Friday, 24 February 2006

Essential buildings for theologians

Here it is, folks—the final post in our “essential lists” series. This final post is by Stephen Cox, a theology graduate who is currently studying philosophy at Sydney University. Stephen is also a practicing architect with Szwaj+Cox Architects, so he’s the perfect person to contribute a list of “essential buildings.”

Another Aussie friend, Rory Shiner, will be posting a much fuller version of this list of buildings in a number of instalments. So for more details, check out his blog, Frankly, Mr Shankly. Anyway, here’s what Stephen has to say about buildings:

Just as one doesn’t need to have written, or even read, a systematic theology in order to have and to live by a theology, so every building has an idea, a raison d’être, and thus responds to Christianity in some way. Granted, there might be disagreement about the extent and importance of this response—but it is something that is at least worth noticing. An obvious but crucial point is that buildings are built by people, meaning that they reflect who we are (or were). Therefore as we look at any building—for example, at its style, layout, or budget—we can learn something about those who built it.

This list is an attempt to provide some insights into what is worth noticing about the built world around us, and why our buildings reflect who we are, and to what we aspire.

1. The Parthenon Athens, Greece. (built: 447-438BCE, architects: Iktinos and Kallikrates) Note: Beauty, Ancient Wisdom.

2. The Temple Mount, Jerusalem, Israel. (built: [temple] c.950BCE—destroyed 586BCE, 526BCE—destroyed 70CE [Dome of the Rock] 690CE) Note: Politics, Eschatology

3. The Pantheon, Rome, Italy (built: 25-27BCE destroyed 80CE, rebuilt c.125CE) Note: Beauty, Ancient Wisdom, Precedent

4. The Basilica of St Peter, Rome Italy (built: 1505-1615 architects: Giuliano da Sangallo, Donato Bramante, Raphael Sanzio, Antonio da Sangallo the younger, Michelangelo Buonarroti, etc) Note: Beauty, Politics, Precedent

5. Chartres Cathedral, Chartres, France (built: 1145-1220) Note: Beauty, Statement

6. Fallingwater, Bear Run, PA, USA (built: 1935-1937 architect: Frank Lloyd Wright) Note: Precedent

7. Basilica Santa Maria del Fiore , Florence, Italy (built: 1296-1436 architect Arnolfo di Cambio dome: 1429-1436 architect: Filippo Brunelleschi) Note: Technological Prowess, Beauty.

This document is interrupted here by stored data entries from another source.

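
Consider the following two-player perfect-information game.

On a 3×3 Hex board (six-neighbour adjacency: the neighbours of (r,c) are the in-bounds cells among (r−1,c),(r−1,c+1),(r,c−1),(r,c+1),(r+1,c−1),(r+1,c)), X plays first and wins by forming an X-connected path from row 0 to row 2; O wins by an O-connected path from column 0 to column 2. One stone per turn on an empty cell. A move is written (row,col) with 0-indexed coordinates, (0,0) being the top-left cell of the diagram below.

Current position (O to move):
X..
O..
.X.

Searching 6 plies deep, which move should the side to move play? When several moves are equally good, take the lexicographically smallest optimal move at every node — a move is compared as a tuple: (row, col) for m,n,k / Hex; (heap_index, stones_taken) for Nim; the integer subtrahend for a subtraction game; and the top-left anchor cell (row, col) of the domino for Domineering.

p1 O@[X../O../.X.]: (0,1)[XO./O../.X.]-1 (0,2)[X.O/O../.X.]+1* (1,1)[X../OO./.X.]+1 (1,2)[X../O.O/.X.]-1 (2,0)[X../O../OX.]-1 (2,2)[X../O../.XO]-1
p2 X@[X.O/O../.X.]: (0,1)[XXO/O../.X.]-1* (1,1)[X.O/OX./.X.]-1 (1,2)[X.O/O.X/.X.]-1 (2,0)[X.O/O../XX.]-1 (2,2)[X.O/O../.XX]-1
p3 O@[XXO/O../.X.]: (1,1)[XXO/OO./.X.]+1* (1,2)[XXO/O.O/.X.]-1 (2,0)[XXO/O../OX.]-1 (2,2)[XXO/O../.XO]-1
p4 X@[XXO/OO./.X.] terminal -1; root [X../O../.X.] d6

O's best at [X../O../.X.]: (0,2)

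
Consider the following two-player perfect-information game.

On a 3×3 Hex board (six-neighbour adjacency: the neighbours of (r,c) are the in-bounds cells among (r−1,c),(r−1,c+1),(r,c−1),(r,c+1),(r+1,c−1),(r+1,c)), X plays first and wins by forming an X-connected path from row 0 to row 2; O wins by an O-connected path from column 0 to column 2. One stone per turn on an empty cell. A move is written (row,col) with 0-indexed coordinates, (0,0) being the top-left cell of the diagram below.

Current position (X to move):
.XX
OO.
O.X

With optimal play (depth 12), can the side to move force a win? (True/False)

[.XX/OO./O.X] X move#1: (0,0):-1/XXX/OO./O.X, (1,2):+1/.XX/OOX/O.X*, (2,1):-1/.XX/OO./OXX
[.XX/OOX/O.X] end (terminal -1, O#2); searched .XX/OO./O.X to 12

X winning at [.XX/OO./O.X]: True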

8. Villa Capra , (La Rotunda) Vincenza ,Italy (built: 1566-1580 architect: Andrea Palladio) Note: Beauty, Statement, Precendent.

9. Tempieto San Pietro , (built: 1508- architect: Donato Bramante) Note: Beauty, Statement.

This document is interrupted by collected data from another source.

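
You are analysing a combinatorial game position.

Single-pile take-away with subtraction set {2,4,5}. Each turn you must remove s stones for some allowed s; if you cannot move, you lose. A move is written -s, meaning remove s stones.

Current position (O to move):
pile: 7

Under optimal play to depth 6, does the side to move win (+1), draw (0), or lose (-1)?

[7] O move#1: -2:-1/5*, -4:-1/3, -5:-1/2
[5] X move#2: -2:-1/3, -4:+1/1*, -5:+1/0
[1] end (terminal -1, O#3); searched 7 to 6

value(7, O) = -1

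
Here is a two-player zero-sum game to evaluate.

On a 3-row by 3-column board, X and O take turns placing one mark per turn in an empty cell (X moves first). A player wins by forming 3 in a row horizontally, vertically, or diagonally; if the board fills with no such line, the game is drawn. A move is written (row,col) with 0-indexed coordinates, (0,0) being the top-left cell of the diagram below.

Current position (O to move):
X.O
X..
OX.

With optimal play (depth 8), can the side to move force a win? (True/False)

O winning at [X.O/X../OX.]: True

ply 1, O at X.O/X../OX. | (0,1)=-1→XOO/X../OX.; (1,1)=+1→X.O/XO./OX.*; (1,2)=+1→X.O/X.O/OX.; (2,2)=+1→X.O/X../OXO
ply 2: X.O/XO./OX. is terminal -1 (X); from X.O/X../OX. depth 8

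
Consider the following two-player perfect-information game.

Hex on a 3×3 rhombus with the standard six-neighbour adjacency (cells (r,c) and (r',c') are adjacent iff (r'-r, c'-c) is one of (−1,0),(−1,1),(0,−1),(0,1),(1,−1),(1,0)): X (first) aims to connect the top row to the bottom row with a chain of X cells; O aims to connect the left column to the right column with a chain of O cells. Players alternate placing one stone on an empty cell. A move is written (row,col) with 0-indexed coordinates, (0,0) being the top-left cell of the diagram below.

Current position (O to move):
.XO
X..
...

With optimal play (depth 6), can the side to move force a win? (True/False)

O winning at [.XO/X../...]: True

p1 O@[.XO/X../...]: (0,0)[OXO/X../...]-1 (1,1)[.XO/XO./...]-1 (1,2)[.XO/X.O/...]-1 (2,0)[.XO/X../O..]+1* (2,1)[.XO/X../.O.]-1 (2,2)[.XO/X../..O]-1
p2 X@[.XO/X../O..]: (0,0)[XXO/X../O..]-1* (1,1)[.XO/XX./O..]-1 (1,2)[.XO/X.X/O..]-1 (2,1)[.XO/X../OX.]-1 (2,2)[.XO/X../O.X]-1
p3 O@[XXO/X../O..]: (1,1)[XXO/XO./O..]+1* (1,2)[XXO/X.O/O..]+1 (2,1)[XXO/X../OO.]+1 (2,2)[XXO/X../O.O]+1
p4 X@[XXO/XO./O..] terminal -1; root [.XO/X../...] d6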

10. Chrysler Building, New York City, NY, USA (built 1928-1930 architect: William van Alen) Note: Precedent, Technological Prowess.

11. Sydney Opera House, Sydney, Australia (built: 1957-1973 architect: Jørn Utzon) Note: Beauty, Politics.

12. Pruitt-Igoe Housing Project, St Louis, Mi, USA (built:1951- architect: Minoru Yamasaki) Note: Statement, Modernism.

13. Zeppelintribune, Nuremburg, Germany (built: architect Albert Speer) Note: Statement, Politics.

14. The Alhambra, Granada, Spain (built: 1248-1354) Note: Beauty, Statement.

15. Casa Milà, Barcelona, Spain (built: 1905-1970 architect: Antonio Gaudi) Note: Beauty.

16. Barcelona Pavilion, Barcelona, Spain (built: 1929 architect: Mies van de Rohe) Note: Statement.

17. Wainwright Building , St Louis, MI, USA (built: 1891 architect: Dankmar Adler and Louis Sullivan) Note: Statement, Precedent.

18. Guggenheim Museum, Bilbao, Spain (built: 1997 architect: Frank Gehry) Note: Statement, Community Focus.

19. Taj Mahal, India (built 1631-1653) Note: Beauty, Statement.

20. Your House, Note: Statement. The type, style and form of your own residence, whether you own it or rent or whether you even have a house, is a product of the culture in which you live and also of your own personal decisions and circumstances. Have you thought about the house you live in? Why have you decided to live where you live? How important is housing in your life? How do you live in your house? What does your house say about you?